Dora Kalff’s comprehension of the importance of sandplay in the human mental development was influenced by her continuous interest in the Eastern wisdom of life. In her lifetime Kalff promoted relations between East and West. Soon after expatriation of the Dalai Lama and his followers from Tibet in 1959, she gave shelter in her house to Lamam Geshe Chodak, who had become a refugee. He spent 8 years in Kalff’s family. This, in turn, resulted in several meetings between Kalff and the Dalai Lama. Many spiritual leaders visited Kalff including the leaders of all four Tibetan Buddhism schools.

The second bridge between East and West was launched when Kalff became acquainted with the prominent Zen-Buddhism master D. Suzuki. Following this, Kalff travelled to Japan to meet him and exchange thoughts. While talking with him about the postponement of sandplay interpretation (the therapist and the client postpone intellectual understanding of a sand play image for a long period, often until end of the common work), Suzuki drew a parallel with Zen practice where a disciple asks a question to the master and receives koan in reply, that is, a reply which is not accessible for logical thinking. In such a way the disciple is provided with an opportunity to rely on his own imagination and inner resources. Conversations with Suzuki made Kalff feel sure that her approach was worthy of becoming a universal truth.

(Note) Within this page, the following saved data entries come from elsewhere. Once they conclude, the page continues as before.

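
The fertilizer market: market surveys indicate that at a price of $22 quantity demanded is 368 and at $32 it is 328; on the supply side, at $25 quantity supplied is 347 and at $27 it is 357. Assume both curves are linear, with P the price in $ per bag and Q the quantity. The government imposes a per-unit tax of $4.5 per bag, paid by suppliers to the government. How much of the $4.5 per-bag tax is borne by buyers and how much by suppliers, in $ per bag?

Demand slope: (328 − 368)/(32 − 22) = -4, so Qd = 456 − 4P.
Supply slope: (357 − 347)/(27 − 25) = 5, so Qs = 5P + 222.
Without the tax, 456 − 4P = 5P + 222 gives 9P = 234, so P* = $26 and Q* = 352.
With the tax collected from suppliers, supply shifts: Qs = 5(P − 4.5) + 222.
New equilibrium: buyers pay $28.5, suppliers receive $24, Q = 342. (Wedge: Pb − Ps = 4.5.)
Burden on buyers: $2.5; on suppliers: $2. (They sum to $4.5.)
The less price-elastic side of the market bears the larger share of a per-unit tax.

Buyers bear $2.5 per bag; suppliers bear $2 per bag.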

Dora Kalff has given an invaluable contribution in the training and expansion of this play; it is for reason that she is called the Mother of Sandplay. Since the beginning of the 80s she started to organize annual meetings of sandplay therapists and students with the purpose of exchanging experiences and developing training. In August 1985, at Zollikon, Dora Kalff’s home in Switzerland, thanks to these like-minded people, the International Society for Sandplay Therapy was founded, uniting the enthusiasts of this method from all over the world.
Currently, the ISST member states are Italy, England, Ireland, Canada, USA, Germany, Switzerland and Japan, and the President of ISST is Ruth Ammann, a Swiss sandplay therapist.